After a rather light breakfast, I decided to move on to Piesendorf instead of staying in Salzburg as my checkout time was 10am and a train was available at 11:04am. After this module of study, advanced study of chapters 1 & 2 Yoga Sutras of Patanjali, ends on January 27 I will be in Salzburg until January 30 anyway so I can relax and leisurely take in the city then.
I arrived in Piesendorf and at the hotel/hostel where the studies are held, at around 130pm. Lunch was being served and so with an invitation from the host, and my study mate, Frederike Sugimoto, I joined a small group of students that had arrived as well as our teacher, Kausthub Desikachar, for some much needed sustenance. Having transported my rather heavy luggage from the train station and getting a little workout! Thank goodness most will be staying here as I have my Europe and India attire sharing space!

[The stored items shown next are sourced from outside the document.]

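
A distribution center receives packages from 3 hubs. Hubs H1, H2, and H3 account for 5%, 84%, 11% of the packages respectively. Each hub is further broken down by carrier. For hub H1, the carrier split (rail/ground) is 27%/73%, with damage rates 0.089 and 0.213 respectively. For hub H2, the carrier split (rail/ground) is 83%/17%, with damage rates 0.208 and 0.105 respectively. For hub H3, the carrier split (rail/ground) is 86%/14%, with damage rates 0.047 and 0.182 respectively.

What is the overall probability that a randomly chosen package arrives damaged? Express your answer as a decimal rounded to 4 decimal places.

P(D) ≈ 0.1762

P(D|H1) = 0.27·0.089 + 0.73·0.213 = 0.02403 + 0.15549 = 0.17952
P(D|H2) = 0.83·0.208 + 0.17·0.105 = 0.17264 + 0.01785 = 0.19049
P(D|H3) = 0.86·0.047 + 0.14·0.182 = 0.04042 + 0.02548 = 0.0659
Then overall,
P(D) = 0.05·0.17952 + 0.84·0.19049 + 0.11·0.0659
      = 0.008976 + 0.1600116 + 0.007249 = 0.1762366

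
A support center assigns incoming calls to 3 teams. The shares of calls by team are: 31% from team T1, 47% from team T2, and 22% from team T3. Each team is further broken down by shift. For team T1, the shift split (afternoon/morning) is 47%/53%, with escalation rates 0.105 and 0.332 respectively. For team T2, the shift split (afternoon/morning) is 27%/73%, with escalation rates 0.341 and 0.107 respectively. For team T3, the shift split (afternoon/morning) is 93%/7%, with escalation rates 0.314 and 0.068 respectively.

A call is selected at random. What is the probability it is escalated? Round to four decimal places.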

The afternoon was spent making myself at home in room 104 and resting. It is the same room I shared with my american friends in November during the first module of study with the Vedic Chanting Teacher Training group. This time it is with Pam from Sussex, England, who has been a student of this tradition for a very long time (maybe she will share some secrets!) and Kelly from Melbourne, Australia, who is a teacher in this tradition and a student of Kausthub's with the Yoga Therapist 4 year course. Ahhh... I dream of completing that someday too!
I feel quite at home....
Dinner was shared at 7pm and 8pm we met in the hall for orientation and introduction of the 'international' class. Again, I am the lone 'maple leaf' here! There are four couples though which is quite unique and interestingly the four men in the group of 34 are the spouse who 'in some way or another were introduced or forced into yoga by their mates'! HAHAHAH
Of those four men one is a teacher in the tradition (he has also just published a handbook on Vedic Chanting for teachers and students and just happens to be a student of my chanting teacher Radha as well) and the others are incredibly curious to pursue their studies... Hey Chris, what do you think? Nudge nudge!!!!

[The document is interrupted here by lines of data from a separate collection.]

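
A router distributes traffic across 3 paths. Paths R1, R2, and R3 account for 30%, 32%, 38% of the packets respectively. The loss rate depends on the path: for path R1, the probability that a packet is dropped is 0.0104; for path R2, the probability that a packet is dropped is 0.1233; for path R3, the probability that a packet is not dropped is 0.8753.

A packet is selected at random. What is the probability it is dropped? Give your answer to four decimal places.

P(L) ≈ 0.0900

P(L|R3) = 1 − 0.8753 = 0.1247.
P(L) = P(L|R1)·P(R1) + P(L|R2)·P(R2) + P(L|R3)·P(R3)
      = 0.0104·0.3 + 0.1233·0.32 + 0.1247·0.38
      = 0.00312 + 0.039456 + 0.047386 = 0.089962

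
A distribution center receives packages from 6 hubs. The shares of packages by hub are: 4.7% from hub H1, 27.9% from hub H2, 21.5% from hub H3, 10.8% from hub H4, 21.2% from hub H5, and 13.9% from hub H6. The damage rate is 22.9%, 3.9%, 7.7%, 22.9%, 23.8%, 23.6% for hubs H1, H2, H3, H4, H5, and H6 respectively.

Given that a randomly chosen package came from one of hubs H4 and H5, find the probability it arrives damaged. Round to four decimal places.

P(D|S) ≈ 0.2350

Let S = {H4, H5}.
P(S) = 0.108 + 0.212 = 0.32.
P(D ∩ S) = 0.229·0.108 + 0.238·0.212 = 0.024732 + 0.050456 = 0.075188.
P(D | S) = 0.075188 / 0.32 = 0.234963…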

Like the Vedic Chanting Sanga (community, group), this group is a mix of culture, language, age, experience and passion. There are numerous Swedes here! I think 6 at least if I remember correctly, lots of English, German, Italian, a couple of Scots, a couple from Estonia, a number of Aussies, Nauca from Tokyo, French, Mexico City, Spain, Belgium and a few Americans, Ria is from New Jersey but has lived in Munich the last 20 years! There are around 5 of us under 40 years with rest of the group spanning upwards to 75 years! How inspiring!!!

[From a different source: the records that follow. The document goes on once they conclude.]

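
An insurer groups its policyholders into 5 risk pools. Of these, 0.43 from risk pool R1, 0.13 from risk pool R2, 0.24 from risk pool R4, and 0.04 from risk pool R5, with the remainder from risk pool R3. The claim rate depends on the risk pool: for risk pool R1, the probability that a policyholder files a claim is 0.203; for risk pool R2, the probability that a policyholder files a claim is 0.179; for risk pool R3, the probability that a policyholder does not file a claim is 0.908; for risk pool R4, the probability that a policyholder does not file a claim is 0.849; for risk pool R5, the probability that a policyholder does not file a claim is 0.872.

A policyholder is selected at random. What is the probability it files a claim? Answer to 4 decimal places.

P(C) ≈ 0.1666

P(R3) = 1 − (0.43 + 0.13 + 0.24 + 0.04) = 0.16.
P(C|R3) = 1 − 0.908 = 0.092.
P(C|R4) = 1 − 0.849 = 0.151.
P(C|R5) = 1 − 0.872 = 0.128.
P(C) = P(C|R1)·P(R1) + P(C|R2)·P(R2) + P(C|R3)·P(R3) + P(C|R4)·P(R4) + P(C|R5)·P(R5)
      = 0.203·0.43 + 0.179·0.13 + 0.092·0.16 + 0.151·0.24 + 0.128·0.04
      = 0.08729 + 0.02327 + 0.01472 + 0.03624 + 0.00512 = 0.16664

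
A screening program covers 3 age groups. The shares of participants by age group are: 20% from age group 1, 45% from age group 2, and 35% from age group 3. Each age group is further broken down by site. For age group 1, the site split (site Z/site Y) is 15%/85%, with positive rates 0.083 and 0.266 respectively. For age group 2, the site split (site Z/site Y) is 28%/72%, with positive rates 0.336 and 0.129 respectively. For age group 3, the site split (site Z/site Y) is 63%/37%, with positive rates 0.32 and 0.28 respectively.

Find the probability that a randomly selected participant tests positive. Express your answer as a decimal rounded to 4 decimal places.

P(T|1) = 0.15·0.083 + 0.85·0.266 = 0.01245 + 0.2261 = 0.23855
P(T|2) = 0.28·0.336 + 0.72·0.129 = 0.09408 + 0.09288 = 0.18696
P(T|3) = 0.63·0.32 + 0.37·0.28 = 0.2016 + 0.1036 = 0.3052
Then overall,
P(T) = 0.2·0.23855 + 0.45·0.18696 + 0.35·0.3052
      = 0.04771 + 0.084132 + 0.10682 = 0.238662

P(T) ≈ 0.2387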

And so it all begins as everything does, from the beginning and although I feel quite restless in a deep, profound and gentle excitement, I welcome the unfolding of a chapter that has not yet been written, has not been seen and has not yet been felt but is honored with gratitude for its existence and its moments which shall open in their own time in their own environment and with their own trust just as the flower bud blossoms in the wake of the sun....
I hope this finds you all well and I send my love from afar only in geography, not far at all in the heart... Thank you for sharing this journey. It is possible only because of the love, kindness, support, devotion and compassion of my beloved partner and friend, Chris and the cheering on, of course, with unending love of you dear friends.